O capitão Copetti disse ainda que de maneira geral falta capacitação e educação para muitos condutores, sejam de automóveis ou motocicletas. Levantamento preliminar aponta que pelo menos três acidentes envolvendo motociclistas ocorrem diariamente em Santo Ângelo. O capitão aponta alguns fatores que fizeram com que este tipo de veículo aumentasse significativamente: o baixo valor pago em termos de prestações e a mobilidade que proporciona em um trânsito como o de Santo Ângelo e o baixo custo de circulação, em função da economia de combustível. A realidade atual é de” quem vai de moto, gasta menos” e isso ocasiona, conforme o capitão Copetti, problemas.

 


Copetti diz que o que tem se destacado como a forma mais econômica de transporte dentro da cidade, também se apresenta como a mais propensa a ocorrência de acidentes, que geralmente deixam o piloto com sequelas. Ele elege outro fator que leva muitas pessoas a optarem pela motocicleta, que é a possibilidade de se passar entre os automóveis, o que gera uma maior rapidez.
Durante a entrevista concedida a Rádio Sepé, um motociclista ligou e alertou que “ a motocicleta, se utilizada de forma consciente e correta, não representa um risco”. No entanto, disse que um dos problemas quando ocorre acidente envolvendo um veículo e uma moto é de que o parachoque é a cabeça do motociclista.
O capitão Regis Copetti defende a ideia de que deve as exigências do Código de Transito Brasileiro devem ser obedecidas. “Sabemos de muitas pessoas que compram uma motocicleta, e que acabam não fazendo a carteira, pois o valor da prestação é imensamente mais barato”, acrescenta.

 

CONSEQUÊNCIAS


O que se gera, a partir do acidente envolvendo um veículo e uma motocicleta são as sequelas.
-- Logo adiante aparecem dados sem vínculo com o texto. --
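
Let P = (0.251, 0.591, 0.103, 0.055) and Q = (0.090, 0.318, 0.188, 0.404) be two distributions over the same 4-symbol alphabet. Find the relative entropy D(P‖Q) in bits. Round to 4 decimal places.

D(P‖Q) = Σ p·log₂(p/q).
  0.251·log₂(0.251/0.090) = 0.37140
  0.591·log₂(0.591/0.318) = 0.52843
  0.103·log₂(0.103/0.188) = -0.08941
  0.055·log₂(0.055/0.404) = -0.15823
D(P‖Q) = 0.6522 bits.

0.6522 bits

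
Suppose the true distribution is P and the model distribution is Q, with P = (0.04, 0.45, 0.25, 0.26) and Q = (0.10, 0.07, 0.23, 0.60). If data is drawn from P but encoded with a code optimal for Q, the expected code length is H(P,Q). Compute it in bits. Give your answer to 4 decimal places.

H(P,Q) = −Σ p·log₂ q.
  −0.04·log₂(0.10) = 0.13288
  −0.45·log₂(0.07) = 1.72643
  −0.25·log₂(0.23) = 0.53007
  −0.26·log₂(0.60) = 0.19161
H(P,Q) = 2.5810 bits.

2.5810 bits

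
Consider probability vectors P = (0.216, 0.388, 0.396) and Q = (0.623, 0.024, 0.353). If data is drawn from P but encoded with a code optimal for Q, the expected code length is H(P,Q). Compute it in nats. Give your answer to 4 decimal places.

H(P,Q) = −Σ p·ln q.
  −0.216·ln(0.623) = 0.10221
  −0.388·ln(0.024) = 1.44712
  −0.396·ln(0.353) = 0.41235
H(P,Q) = 1.9617 nats.

1.9617 nats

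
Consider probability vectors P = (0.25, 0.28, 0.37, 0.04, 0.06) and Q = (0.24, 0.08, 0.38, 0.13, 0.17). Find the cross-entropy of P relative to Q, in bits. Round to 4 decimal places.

2.3226 bits

H(P,Q) = −Σ p·log₂ q.
  −0.25·log₂(0.24) = 0.51472
  −0.28·log₂(0.08) = 1.02028
  −0.37·log₂(0.38) = 0.51649
  −0.04·log₂(0.13) = 0.11774
  −0.06·log₂(0.17) = 0.15338
H(P,Q) = 2.3226 bits.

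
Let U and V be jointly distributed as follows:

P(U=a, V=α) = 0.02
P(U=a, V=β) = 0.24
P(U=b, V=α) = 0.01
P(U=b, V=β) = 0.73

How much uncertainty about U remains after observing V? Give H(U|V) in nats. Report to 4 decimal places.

Marginals: p(U) = (0.2600, 0.7400), p(V) = (0.0300, 0.9700).
H(U|V) = Σ p(V) · H(U|V=·).
  V=α: p=0.0300, H(U|V=α) = 0.6365
  V=β: p=0.9700, H(U|V=β) = 0.5595
Weighted sum = 0.5618 nats.

0.5618 nats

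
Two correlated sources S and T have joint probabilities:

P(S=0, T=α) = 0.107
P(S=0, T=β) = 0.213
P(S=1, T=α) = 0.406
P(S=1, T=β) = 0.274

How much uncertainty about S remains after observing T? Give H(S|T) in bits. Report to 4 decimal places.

Chain rule: H(S|T) = H(S,T) − H(T).
Marginals: p(S) = (0.3200, 0.6800), p(T) = (0.5130, 0.4870).
H(S,T) = 1.8600 bits; H(T) = 0.9995 bits.
H(S|T) = 1.8600 − 0.9995 = 0.8605 bits.

0.8605 bits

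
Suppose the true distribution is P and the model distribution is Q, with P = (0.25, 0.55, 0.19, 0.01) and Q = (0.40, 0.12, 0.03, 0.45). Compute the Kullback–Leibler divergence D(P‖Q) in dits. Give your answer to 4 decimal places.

0.4484 dits

D(P‖Q) = Σ p·log₁₀(p/q).
  0.25·log₁₀(0.25/0.40) = -0.05103
  0.55·log₁₀(0.55/0.12) = 0.36365
  0.19·log₁₀(0.19/0.03) = 0.15231
  0.01·log₁₀(0.01/0.45) = -0.01653
D(P‖Q) = 0.4484 dits.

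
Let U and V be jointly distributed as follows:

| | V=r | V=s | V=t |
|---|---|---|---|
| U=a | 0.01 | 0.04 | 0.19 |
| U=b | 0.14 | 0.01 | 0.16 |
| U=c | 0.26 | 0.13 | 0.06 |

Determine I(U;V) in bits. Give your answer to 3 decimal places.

Marginals: p(U) = (0.2400, 0.3100, 0.4500), p(V) = (0.4100, 0.1800, 0.4100).
I(U;V) = Σ p(x,y)·log₂[p(x,y)/(p(x)p(y))].
  (a,r): 0.01·log₂(0.1016) = -0.0330
  (a,s): 0.04·log₂(0.9259) = -0.0044
  (a,t): 0.19·log₂(1.9309) = 0.1804
  (b,r): 0.14·log₂(1.1015) = 0.0195
  (b,s): 0.01·log₂(0.1792) = -0.0248
  (b,t): 0.16·log₂(1.2589) = 0.0531
  (c,r): 0.26·log₂(1.4092) = 0.1287
  (c,s): 0.13·log₂(1.6049) = 0.0887
  (c,t): 0.06·log₂(0.3252) = -0.0972
Sum = 0.311 bits.

0.311 bits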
Alguns chegam a falar em exército de sequelados, pois numa avaliação de institutos públicos, de 70 a 80% das vitimas de acidentes, acabam ficando com problemas, muitos pelo resto da vida. Ampliando o tema, a partir da entrevista realizada na Rádio Sepé, a reportagem conversou com Carlos Alberto Silva. Ele foi vítima de acidente há cerca de 12 meses e até hoje ainda se recupera das sequelas deixadas.
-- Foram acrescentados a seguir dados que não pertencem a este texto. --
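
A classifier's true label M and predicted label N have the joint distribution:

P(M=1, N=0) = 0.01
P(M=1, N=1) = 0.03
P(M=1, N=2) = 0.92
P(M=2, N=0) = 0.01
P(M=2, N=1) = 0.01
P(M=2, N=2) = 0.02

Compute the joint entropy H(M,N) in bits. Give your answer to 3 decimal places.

0.575 bits

H(M,N) = −Σ p(x,y)·log₂ p(x,y) over all 6 cells.
  cell (1,0): −0.01·log₂0.01 = 0.0664
  cell (1,1): −0.03·log₂0.03 = 0.1518
  cell (1,2): −0.92·log₂0.92 = 0.1107
  cell (2,0): −0.01·log₂0.01 = 0.0664
  cell (2,1): −0.01·log₂0.01 = 0.0664
  cell (2,2): −0.02·log₂0.02 = 0.1129
Sum = 0.575 bits.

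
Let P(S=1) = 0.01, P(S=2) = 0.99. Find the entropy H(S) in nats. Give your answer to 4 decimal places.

0.0560 nats

H(S) = −Σ p·ln p.
  −(0.01)·ln(0.01) = 0.04605
  −(0.99)·ln(0.99) = 0.00995
Sum: 0.04605 + 0.00995 = 0.0560 nats.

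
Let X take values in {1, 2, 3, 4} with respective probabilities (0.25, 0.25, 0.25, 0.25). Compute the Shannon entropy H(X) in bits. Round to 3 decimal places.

H(X) = −Σ p·log₂ p.
  −(0.25)·log₂(0.25) = 0.5000
  −(0.25)·log₂(0.25) = 0.5000
  −(0.25)·log₂(0.25) = 0.5000
  −(0.25)·log₂(0.25) = 0.5000
Sum: 0.5000 + 0.5000 + 0.5000 + 0.5000 = 2.000 bits.

2.000 bits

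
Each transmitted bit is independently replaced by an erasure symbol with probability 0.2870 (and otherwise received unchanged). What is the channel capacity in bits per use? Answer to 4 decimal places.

0.7130 bits

Binary erasure channel: capacity C = 1 − ε.
C = 1 − 0.2870 = 0.7130 bits per channel use.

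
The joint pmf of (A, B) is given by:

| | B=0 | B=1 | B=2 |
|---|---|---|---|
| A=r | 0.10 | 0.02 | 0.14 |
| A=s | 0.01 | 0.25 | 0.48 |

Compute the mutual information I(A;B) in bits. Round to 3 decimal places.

Marginals: p(A) = (0.2600, 0.7400), p(B) = (0.1100, 0.2700, 0.6200).
I(A;B) = H(A) + H(B) − H(A,B).
H(A) = 0.8267, H(B) = 1.2879, H(A,B) = 1.9169.
I(A;B) = 0.8267 + 1.2879 − 1.9169 = 0.198 bits.

0.198 bits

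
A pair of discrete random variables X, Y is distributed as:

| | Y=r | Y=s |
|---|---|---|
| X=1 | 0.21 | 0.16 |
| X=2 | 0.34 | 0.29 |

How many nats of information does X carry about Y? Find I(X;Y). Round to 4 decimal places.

0.0004 nats

Marginals: p(X) = (0.3700, 0.6300), p(Y) = (0.5500, 0.4500).
I(X;Y) = Σ p(x,y)·ln[p(x,y)/(p(x)p(y))].
  (1,r): 0.21·ln(1.0319) = 0.00660
  (1,s): 0.16·ln(0.9610) = -0.00637
  (2,r): 0.34·ln(0.9812) = -0.00644
  (2,s): 0.29·ln(1.0229) = 0.00657
Sum = 0.0004 nats.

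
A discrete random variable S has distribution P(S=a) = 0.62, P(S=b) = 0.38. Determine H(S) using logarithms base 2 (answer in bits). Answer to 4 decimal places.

H(S) = −Σ p·log₂ p.
  −(0.62)·log₂(0.62) = 0.42759
  −(0.38)·log₂(0.38) = 0.53045
Sum: 0.42759 + 0.53045 = 0.9580 bits.

0.9580 bits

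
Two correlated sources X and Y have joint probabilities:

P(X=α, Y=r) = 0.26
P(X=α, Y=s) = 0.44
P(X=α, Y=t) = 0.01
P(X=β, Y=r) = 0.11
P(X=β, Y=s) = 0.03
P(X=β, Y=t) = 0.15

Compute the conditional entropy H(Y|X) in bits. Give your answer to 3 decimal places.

1.137 bits

Chain rule: H(Y|X) = H(X,Y) − H(X).
Marginals: p(X) = (0.7100, 0.2900), p(Y) = (0.3700, 0.4700, 0.1600).
H(X,Y) = 2.0055 bits; H(X) = 0.8687 bits.
H(Y|X) = 2.0055 − 0.8687 = 1.137 bits.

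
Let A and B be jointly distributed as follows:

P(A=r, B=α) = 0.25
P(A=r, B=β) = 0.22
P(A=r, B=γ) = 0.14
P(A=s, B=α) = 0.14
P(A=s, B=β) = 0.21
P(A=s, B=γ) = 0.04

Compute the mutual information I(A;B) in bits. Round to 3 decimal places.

0.030 bits

Marginals: p(A) = (0.6100, 0.3900), p(B) = (0.3900, 0.4300, 0.1800).
I(A;B) = Σ p(x,y)·log₂[p(x,y)/(p(x)p(y))].
  (r,α): 0.25·log₂(1.0509) = 0.0179
  (r,β): 0.22·log₂(0.8387) = -0.0558
  (r,γ): 0.14·log₂(1.2750) = 0.0491
  (s,α): 0.14·log₂(0.9204) = -0.0167
  (s,β): 0.21·log₂(1.2522) = 0.0681
  (s,γ): 0.04·log₂(0.5698) = -0.0325
Sum = 0.030 bits.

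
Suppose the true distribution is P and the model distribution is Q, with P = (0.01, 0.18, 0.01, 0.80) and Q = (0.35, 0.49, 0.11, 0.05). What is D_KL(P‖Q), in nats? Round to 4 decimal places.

1.9783 nats

D(P‖Q) = Σ p·ln(p/q).
  0.01·ln(0.01/0.35) = -0.03555
  0.18·ln(0.18/0.49) = -0.18026
  0.01·ln(0.01/0.11) = -0.02398
  0.80·ln(0.80/0.05) = 2.21807
D(P‖Q) = 1.9783 nats.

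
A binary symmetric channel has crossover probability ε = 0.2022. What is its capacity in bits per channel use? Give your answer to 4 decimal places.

Binary symmetric channel: C = 1 − h₂(ε) where h₂ is the binary entropy function.
h₂(0.2022) = −0.2022·log₂0.2022 − 0.7978·log₂0.7978 = 0.7263.
C = 1 − 0.7263 = 0.2737 bits per channel use.

0.2737 bits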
Relatou que perdeu a sua moto e o que classificou de “ orgulho “ em um acidente de moto, em que se envolveu com um automóvel. Ele sofreu fraturas na tíbia e perônio e depois de ficar um tempo no leito hospitalar, teve que se submeter a sessões de fisioterapia, o que ocorre até hoje. Afirmou ainda que por não ter condições, não fez a cirurgia, o acarretou o encaixe imperfeito dos ossos. Disse que carrega como experiência uma cicatriz na perna esquerda.